Sen. Lisa Murkowski (R-Alaska) asked Thursday why former national security adviser John Bolton should not be called to testify during President Trump’s Senate impeachment trial, noting that conflicting accounts about Trump’s decision to delay U.S. aid to Ukraine “weighs in favor” of hearing from additional witnesses.
Murkowski, who is known for her independent streak, is considered a swing vote whether the Senate will call in witnesses like Bolton. Her question Thursday night, during the second day of a question and answer session, could signal where the senator stands.
“This dispute about material facts weighs in favor of calling additional witnesses with direct knowledge. Why should this body not call Ambassador Bolton,” Murkowski asked in a question poised to the White House defense team.
Murkowski noted in her question that U.S. Ambassador to the E.U. Gordon Sondland and Sen. Ron Johnson (R-Wis.), an ally of the president, have said Trump did not withhold $391 million in aid to Ukraine as leverage to press Kyiv to open politically beneficial investigations, including one into a 2020 political rival.
She then said that a New York Times report of Bolton’s unpublished manuscript that says the former Trump official was referring to a direct conversation the president about the aid suggests otherwise.

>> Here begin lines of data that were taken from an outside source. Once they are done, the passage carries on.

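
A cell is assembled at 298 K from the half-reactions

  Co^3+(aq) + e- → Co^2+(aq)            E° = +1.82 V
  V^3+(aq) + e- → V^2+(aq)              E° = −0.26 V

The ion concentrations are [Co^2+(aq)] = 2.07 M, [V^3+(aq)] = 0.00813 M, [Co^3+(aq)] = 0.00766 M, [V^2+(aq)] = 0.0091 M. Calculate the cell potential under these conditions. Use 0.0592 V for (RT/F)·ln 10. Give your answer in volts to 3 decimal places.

Since E°(Co³⁺/Co²⁺) > E°(V³⁺/V²⁺), Co³⁺/Co²⁺ serves as the cathode.
The standard potential is +1.82 − (−0.26) = +2.08 V and the balanced reaction transfers n = 1 electron.
Balancing gives Co^3+(aq) + V^2+(aq) → Co^2+(aq) + V^3+(aq); hence Q = ([Co^2+(aq)]·[V^3+(aq)]) / ([Co^3+(aq)]·[V^2+(aq)]) = 241 (log Q = 2.383).
E = E° − (0.0592/n)·log Q = +2.08 − (0.0592/1)(2.383) = +1.939 V.

+1.939 V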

Patrick Philbin, a member of the president’s defense team, argued that the question is one of precedent: The House voted to impeach Trump before it collected all the evidence it wanted to use in the Senate trial.
“The most important consideration, I think, that this chamber has before it…has to do with the precedent that is established here for what kind of impeachment proceeding this body will accept from now going forward,” Philbin said, warning about setting the “new normal” for future presidential impeachment proceedings.
Philbin argued that the House should’ve pursued Bolton’s testimony, saying that putting the onus of calling in witnesses onto the upper chamber will do grave damage to the Senate as an institution.
Philbin was echoing a view used by Republicans who do not want to call in new witnesses.
Senate Majority Leader Mitch McConnell (R-Ky.) offered varying reasons why witnesses should not be called, arguing that the House should’ve pursued their testimony during Democrats’ impeachment inquiry rather than placing the responsibility on the Senate and claiming calling witnesses would extend the trial indefinitely.
Democrats, meanwhile, have shot back that the White House went to unprecedented heights to block witnesses — both current and former — from testifying.
And they add that Bolton’s lawyer made clear he would challenge a subpoena for his testimony, which would’ve locked them in a court battle for months — time Democrats say they did not have.
The matter is expected to be voted on on Friday. Democrats will need four Republicans to vote in favor of calling in witnesses – that is, if no Democrats defect from the party-line.